Rohingya insurgent group and political organization RSO was founded in Myanmar in 1982, largely to fight the oppression of the minority Muslim community by the military in the country. In the 1990s, the group shifted its base to Bangladesh and began operating as a Rohingya group in exile.

In 1998, the group gave up armed rebellion. However, in 2021, after Myanmar’s military took power in a coup, the RSO announced the group’s rearmament. RSO, which is active with its armed members in the Cox’s Bazar camps, blames ARSA for violent attacks against many refugee leaders and staunchly opposes the group.

Since 2020, Rohingya camps in Bangladesh have witnessed many violent incidents, including the killing of refugees. The police and Rohingya rights activists blame ARSA and RSO for most of those violent incidents.

FILE - An eight-year-old Rohingya refugee girl with her one-and-a-half-year-old brother at a camp in Cox's Bazar, Bangladesh.
FILE - An eight-year-old Rohingya refugee girl with her one-and-a-half-year-old brother at a camp in Cox's Bazar, Bangladesh.
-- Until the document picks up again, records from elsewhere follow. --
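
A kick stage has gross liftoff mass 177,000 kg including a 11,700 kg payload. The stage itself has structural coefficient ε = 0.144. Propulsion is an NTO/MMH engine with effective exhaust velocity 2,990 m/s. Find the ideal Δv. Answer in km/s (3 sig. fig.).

Δv ≈ 4.80 km/s

Stage wet mass = m₀ − payload = 177,000 − 11,700 = 165,300 kg.
Stage dry mass = ε × stage wet mass = 0.144 × 165,300 = 23,803.2 kg.
Burnout mass m_f = stage dry + payload = 23,803.2 + 11,700 = 35,503.2 kg.
Rocket equation: Δv = v_e · ln(177,000/35,503.2) = 2990.0 × ln(4.985) = 2990.0 × 1.6065 ≈ 4804 m/s.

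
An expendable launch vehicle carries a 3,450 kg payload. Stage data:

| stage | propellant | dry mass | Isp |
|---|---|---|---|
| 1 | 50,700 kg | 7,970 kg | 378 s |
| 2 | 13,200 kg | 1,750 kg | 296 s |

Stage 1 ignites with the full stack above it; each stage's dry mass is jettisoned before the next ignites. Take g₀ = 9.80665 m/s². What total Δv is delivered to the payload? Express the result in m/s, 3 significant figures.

Ignition mass of stage 1 = 50,700+7,970 + 13,200+1,750 + 3,450 = 77,070 kg.
Stage 1: m₀ = 77,070 kg, m_f = 77,070 − 50,700 = 26,370 kg; Δv = 378×9.80665×ln(2.923) = 3706.9×1.0725 ≈ 3976 m/s.
Stage 2: m₀ = 18,400 kg, m_f = 18,400 − 13,200 = 5,200 kg; Δv = 296×9.80665×ln(3.538) = 2902.8×1.2637 ≈ 3668 m/s.
Total Δv = 3976 + 3668 = 7644 m/s.

Δv ≈ 7640 m/s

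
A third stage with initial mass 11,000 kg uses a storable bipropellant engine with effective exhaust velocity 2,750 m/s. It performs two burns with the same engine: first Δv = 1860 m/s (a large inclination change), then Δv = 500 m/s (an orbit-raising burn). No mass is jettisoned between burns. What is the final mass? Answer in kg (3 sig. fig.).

After the first burn: m = 11000 × exp(−1860/2750.0) = 11000 × 0.50846 = 5,593.06 kg.
After the second burn: m = 5,593.06 × exp(−500/2750.0) = 5,593.06 × 0.83375 = 4,663.21 kg.

final mass ≈ 4660 kg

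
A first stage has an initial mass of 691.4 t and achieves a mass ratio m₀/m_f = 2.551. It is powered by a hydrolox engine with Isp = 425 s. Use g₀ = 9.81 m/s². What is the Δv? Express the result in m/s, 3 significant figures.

Δv ≈ 3900 m/s

v_e = Isp · g₀ = 425 × 9.81 = 4169.2 m/s.
Rocket equation: Δv = v_e · ln(2.551) = 4169.2 × 0.9365 ≈ 3904.4 m/s.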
According to Jafar’s office, the number of homicides of Rohingyas in Bangladesh has risen since 2021. In that year, 30 Rohingyas were killed in Bangladesh; in 2022, that number rose to 32.

This year, at least 57 Rohingyas have been killed, according to figures provided by the police and Rohingya activists. Among those killed this year, 17 were camp wardens, 16 were ARSA members and two were from RSO.

Home Minister Asaduzzaman Khan said some separatists from Myanmar might have infiltrated the Rohingya camps in Cox’s Bazar.

“I guess, those separatists are triggering violence in the camps and killing people and committing other crimes. We are reinforcing our border patrol in our effort to stop their infiltration,” the minister said Friday.

“We have to repatriate Rohingyas to Myanmar as soon as possible. It will be good for all— them and us.”